If G is any function with `G'(A) = dF(A)` for all A,
then the probability that `A < R <= B` is just `G(B) - G(A) = F(B) - F(A)`.

So to find the probability that a random variable is between A and B we need only find the net change from A to B in any function that has the density function as its derivative.

Let's return to the key question of finding the average or what is called the MEAN of the random variable:

First let's note that when `B~~ A, F(B) - F(A)~~dF(A)*(B-A)`. This is just the "differential estimate" applied to the distribution function F at A.

Let's cut the interval from 0 to 1 into N pieces of equal length. For example if N = 5 we would have the intervals with length 1/5.

Now when N is large the length of these intervals will get small and there won't be much variation of the value of R in that interval.

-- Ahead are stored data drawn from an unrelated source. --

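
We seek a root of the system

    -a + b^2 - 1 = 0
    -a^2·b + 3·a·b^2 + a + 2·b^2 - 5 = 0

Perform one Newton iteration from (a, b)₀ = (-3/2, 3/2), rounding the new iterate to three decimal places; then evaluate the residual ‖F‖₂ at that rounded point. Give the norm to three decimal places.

6.491

At (-3/2, 3/2): F = (2.750, -15.500).
Jacobian J = [[-1, 2·b], [-2·a·b + 3·b^2 + 1, -a^2 + 6·a·b + 4·b]].
At the point, J = [[-1.000, 3.000], [12.250, -9.750]] (det J = -27.000).
Solving J·Δ = −F gives Δ = (0.729, -0.674).
Then the next iterate is (a, b)₁ = (-0.771, 0.826).
Re-evaluating at (-0.771, 0.826): F = (0.45328, -6.47556), so ‖F‖₂ = 6.491.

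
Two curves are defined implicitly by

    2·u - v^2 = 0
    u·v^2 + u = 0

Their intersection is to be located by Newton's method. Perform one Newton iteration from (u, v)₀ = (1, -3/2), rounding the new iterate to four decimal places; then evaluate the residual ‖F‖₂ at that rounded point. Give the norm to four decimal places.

0.9141

At (1, -3/2): F = (-0.2500, 3.2500).
Jacobian J = [[2, -2·v], [v^2 + 1, 2·u·v]].
At the point, J = [[2.0000, 3.0000], [3.2500, -3.0000]] (det J = -15.7500).
Solving J·Δ = −F gives Δ = (-0.5714, 0.4643).
Then the next iterate is (u, v)₁ = (0.4286, -1.0357).
Re-evaluating at (0.4286, -1.0357): F = (-0.215474, 0.888348), so ‖F‖₂ = 0.9141.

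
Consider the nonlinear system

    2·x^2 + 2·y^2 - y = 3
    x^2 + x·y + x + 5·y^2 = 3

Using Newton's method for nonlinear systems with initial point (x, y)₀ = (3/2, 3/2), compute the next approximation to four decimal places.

(1.4580, 0.6503)

At (3/2, 3/2): F = (4.5000, 14.2500).
Jacobian J = [[4·x, 4·y - 1], [2·x + y + 1, x + 10·y]].
At the point, J = [[6.0000, 5.0000], [5.5000, 16.5000]] (det J = 71.5000).
Solving J·Δ = −F gives Δ = (-0.0420, -0.8497).
Then the next iterate is (x, y)₁ = (1.4580, 0.6503).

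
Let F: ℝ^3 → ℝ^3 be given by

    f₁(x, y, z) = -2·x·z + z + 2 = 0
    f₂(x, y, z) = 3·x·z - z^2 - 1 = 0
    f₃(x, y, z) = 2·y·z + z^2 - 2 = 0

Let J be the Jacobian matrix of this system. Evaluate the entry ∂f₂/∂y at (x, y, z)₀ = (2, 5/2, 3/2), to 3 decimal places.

∂f₂/∂y = 0.
At (2, 5/2, 3/2) this is 0.000.

0.000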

To estimate the average from the theory, it would seem sensible to choose one number to represent the numbers from each interval - call it "`r_k` ". Now estimate the probability that a dart would fall in that interval, call that "`p_k`". Then, multiply the representative number by that probability and finally add those numbers up to find an estimate for the average, i.e.,

Average value of R ` ~~ sum_{k=1}^{k=N} r_k*p_k`.

If we choose the left hand endpoint of each interval we would find an underestimate:
Can you see why?

For example when N = 5 we would find

underest `= r_0*p_0 + r_1*p_1 + r_2*p_2 + r_3*p_3 + r_4*p_4 `

`= 0 + 1/5*3/25 + 2/5*5/25 + 3/5*7/25 + 4/5 * 9/25 `
`= {3+10 + 21+36}/125 = 70/125 = 14/25 = .56`

THE MEAN MEETS THE Euler Sums and estimates for Net Change:

Now remember that `p_k = F(A_k) - F(A_{k-1}) ~~ dF(A_{k-1}) *1/N`.
So to estimate the average value of R theoretically we could consider use `r_k = A_{k-1}`

`sum_{k=1}^{k=N} r_k*p_k ~~ sum_{k=1}^{k=N} A_{k-1} *dF(A_{k-1})*1/N`.

AHahhh! this last expression is precisely an Euler Sum that estimates the net change from 0 to 1 in a function S where

`S'(x) = x * dF(x) = x * 2x = 2 x^2`

Thus the MEAN of the random variable R must be `S(1) - S(0)` where

`S(x) = 2{x^3}/3`.
and so the MEAN of R is `2/3` !

Final Comments: For any random variable, X, where X has values between A and B, F is used to denote the distribution function and f is used to denote the density function.

When F and f are continuous functions, the mean of the random variable is
`S(B)-S(A)` where S is any function that has `S'(x) = x f(x) `.

The connection between (Euler) sums and differential equations will be discussed further in the calculus course and is sometimes described as the Fundamental Theorem of Calculus.